Thursday, July 06, 2006

Bicycle Maintenance, Match Point and Junebug

Oh, before my mood went south on Saturday (I like the expression “went south” and I even more like “on the fritz”), I was in quite an energetic frame of mind (I’ve learned to hop out of bed the minute I feel it, because if I miss that moment, it often is followed by 10 hours of sound slumber) and put the Marin’s summer tires on and gave the locking skewer set another try—those things that hold your wheels on that are quick-release but that have a custom key so not just anyone can take them off.

I thought perhaps I hadn’t tried hard enough last time around, but it still seemed to me that the skewer for the back wheel was on by only a thread or two, and I still couldn’t see how I was going to adjust it, as the bolt for my fenders is right in the way.

I took the bike over to Freewheel and Carlos said, “I don’t think those things are going to work for your bike—the bolt for the fenders is right in the way.” He also said that shortly after he started selling these things, he stopped selling them. They installed them in the first place, so I’m a bit dismayed that they let me leave the store with something that was being held on by only two threads.

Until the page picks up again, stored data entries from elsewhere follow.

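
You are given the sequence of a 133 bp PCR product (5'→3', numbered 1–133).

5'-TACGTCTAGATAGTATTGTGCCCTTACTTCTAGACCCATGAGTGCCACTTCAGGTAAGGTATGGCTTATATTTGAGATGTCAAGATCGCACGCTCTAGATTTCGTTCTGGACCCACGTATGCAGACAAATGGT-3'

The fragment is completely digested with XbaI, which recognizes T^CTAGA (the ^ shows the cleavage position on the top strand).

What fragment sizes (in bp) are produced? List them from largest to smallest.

XbaI sites (TCTAGA) start at positions 5, 29, 94.
XbaI cuts after the first base of each site, so after positions 5, 29, 94.
Linear molecule, 3 cuts → 4 fragments:
  1–5 → 5 bp
  6–29 → 24 bp
  30–94 → 65 bp
  95–133 → 39 bp
Sorted largest to smallest: 65, 39, 24, 5 bp.

65, 39, 24, 5 bp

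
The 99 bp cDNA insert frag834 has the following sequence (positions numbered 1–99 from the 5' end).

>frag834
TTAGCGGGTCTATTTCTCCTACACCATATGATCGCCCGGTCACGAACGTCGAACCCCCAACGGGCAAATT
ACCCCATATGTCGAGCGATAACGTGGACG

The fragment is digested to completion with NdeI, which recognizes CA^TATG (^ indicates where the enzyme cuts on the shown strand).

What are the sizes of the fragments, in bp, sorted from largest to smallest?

50, 26, 23 bp

NdeI sites (CATATG) start at positions 25, 75.
NdeI cuts after base 2 of each site, so after positions 26, 76.
Linear molecule, 2 cuts → 3 fragments:
  1–26 → 26 bp
  27–76 → 50 bp
  77–99 → 23 bp
Sorted largest to smallest: 50, 26, 23 bp.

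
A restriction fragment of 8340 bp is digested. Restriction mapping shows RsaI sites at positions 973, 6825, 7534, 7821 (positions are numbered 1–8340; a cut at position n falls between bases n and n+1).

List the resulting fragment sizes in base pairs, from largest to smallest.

5852, 973, 709, 519, 287 bp

Linear molecule, 4 cuts → 5 fragments:
  973 − 0 = 973 bp
  6825 − 973 = 5852 bp
  7534 − 6825 = 709 bp
  7821 − 7534 = 287 bp
  8340 − 7821 = 519 bp
Sorted largest to smallest: 5852, 973, 709, 519, 287 bp.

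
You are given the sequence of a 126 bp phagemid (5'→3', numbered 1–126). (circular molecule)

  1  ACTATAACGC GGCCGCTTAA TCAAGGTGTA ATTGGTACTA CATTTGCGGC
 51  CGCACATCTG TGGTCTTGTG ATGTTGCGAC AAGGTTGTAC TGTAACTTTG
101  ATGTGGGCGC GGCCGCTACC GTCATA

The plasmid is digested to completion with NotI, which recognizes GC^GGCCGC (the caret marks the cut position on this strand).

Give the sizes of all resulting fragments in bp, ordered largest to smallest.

NotI sites (GCGGCCGC) start at positions 9, 46, 109.
NotI cuts after base 2 of each site, so after positions 10, 47, 110.
Circular molecule, 3 cuts → 3 fragments:
  11–47 → 37 bp
  48–110 → 63 bp
  111–126 then 1–10 → 16 + 10 = 26 bp
Sorted largest to smallest: 63, 37, 26 bp.

63, 37, 26 bp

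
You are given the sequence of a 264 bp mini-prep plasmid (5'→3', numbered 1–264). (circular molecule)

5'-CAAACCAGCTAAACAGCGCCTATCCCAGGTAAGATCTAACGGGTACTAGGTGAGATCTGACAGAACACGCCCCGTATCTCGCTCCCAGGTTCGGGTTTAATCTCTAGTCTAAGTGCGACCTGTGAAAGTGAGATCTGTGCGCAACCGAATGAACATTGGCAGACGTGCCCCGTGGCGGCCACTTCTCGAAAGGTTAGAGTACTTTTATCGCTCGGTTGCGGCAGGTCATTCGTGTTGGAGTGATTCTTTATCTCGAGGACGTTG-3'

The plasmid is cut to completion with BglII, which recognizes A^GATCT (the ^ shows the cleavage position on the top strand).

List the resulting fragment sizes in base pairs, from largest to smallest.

165, 78, 21 bp

BglII sites (AGATCT) start at positions 32, 53, 131.
BglII cuts after the first base of each site, so after positions 32, 53, 131.
Circular molecule, 3 cuts → 3 fragments:
  33–53 → 21 bp
  54–131 → 78 bp
  132–264 then 1–32 → 133 + 32 = 165 bp
Sorted largest to smallest: 165, 78, 21 bp.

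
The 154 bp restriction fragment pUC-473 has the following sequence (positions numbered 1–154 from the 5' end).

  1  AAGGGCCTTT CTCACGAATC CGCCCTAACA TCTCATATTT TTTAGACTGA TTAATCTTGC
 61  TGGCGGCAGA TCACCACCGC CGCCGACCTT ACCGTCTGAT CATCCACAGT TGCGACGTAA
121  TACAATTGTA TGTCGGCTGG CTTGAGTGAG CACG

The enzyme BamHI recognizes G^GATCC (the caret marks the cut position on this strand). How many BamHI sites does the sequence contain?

0

No occurrence of GGATCC is present in the sequence.
BamHI does not cut: 0 sites.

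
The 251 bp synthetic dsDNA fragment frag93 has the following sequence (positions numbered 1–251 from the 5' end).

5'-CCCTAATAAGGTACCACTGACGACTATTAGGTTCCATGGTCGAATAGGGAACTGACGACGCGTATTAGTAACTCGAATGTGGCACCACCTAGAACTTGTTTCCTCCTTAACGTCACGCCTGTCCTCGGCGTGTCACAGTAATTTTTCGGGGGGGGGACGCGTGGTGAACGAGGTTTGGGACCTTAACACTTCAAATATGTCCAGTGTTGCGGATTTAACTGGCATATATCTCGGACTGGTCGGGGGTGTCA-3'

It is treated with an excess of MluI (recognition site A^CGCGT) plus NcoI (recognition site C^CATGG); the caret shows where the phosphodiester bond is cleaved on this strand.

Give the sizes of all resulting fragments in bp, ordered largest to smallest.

MluI sites (ACGCGT) start at positions 58, 157.
MluI cuts after the first base of each site, so after positions 58, 157.
The NcoI site (CCATGG) starts at position 34.
NcoI cuts after the first base of each site, so after position 34.
Combined cut positions: 34, 58, 157.
Linear molecule, 3 cuts → 4 fragments:
  1–34 → 34 bp
  35–58 → 24 bp
  59–157 → 99 bp
  158–251 → 94 bp
Sorted largest to smallest: 99, 94, 34, 24 bp.

99, 94, 34, 24 bp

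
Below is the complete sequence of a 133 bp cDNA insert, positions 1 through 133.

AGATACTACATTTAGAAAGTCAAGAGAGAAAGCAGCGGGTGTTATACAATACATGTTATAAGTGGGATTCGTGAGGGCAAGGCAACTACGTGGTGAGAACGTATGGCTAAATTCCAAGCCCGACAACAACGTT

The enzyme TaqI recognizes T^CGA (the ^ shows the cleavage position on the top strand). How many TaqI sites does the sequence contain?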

He said they have now a similar product from another company that should work fine on my bike, and indeed the new things provide the same security but are very easy to tighten and loosen with the custom key, and they didn’t have to be installed in a less-than-orthodox fashion. If these work out, which I imagine they will, coupled with a cable, that should be ample security, so now I don’t have to buy another bike.

I love deciding to buy something and then realizing I don’t need to, after all. Recently I had a very satisfying clothes-buying project, where I made a list of everything I’d like to have, which was pleasurable, and then I decided I didn’t really need any of it, which was even more pleasurable.

The movies I saw this weekend were Match Point and Junebug. I enjoyed Match Point, though I thought the male lead demonstrated poor character in killing his lover instead of killing his wife. Being a liar and making a pass at his best friend’s fiancée were bad enough, but killing in order to retain money and position rather than to retain a passionate love affair was particularly poor form.

As for Junebug, I didn’t think it was very good. I couldn’t figure out whether the moral was to love your family members even though they’re not perfect, or whether the director was saying to leave them behind as soon as possible and create the family of your choosing.

I'm lucky—I have both kinds of families, and if my worst problem is that they aren’t conveniently located in the same place, that’s a pretty luxurious problem. As Thoreau says, "The value of a man is not in his skin, that we should touch him." Also, "I have found that no exertion of the legs can bring two minds much nearer to one another."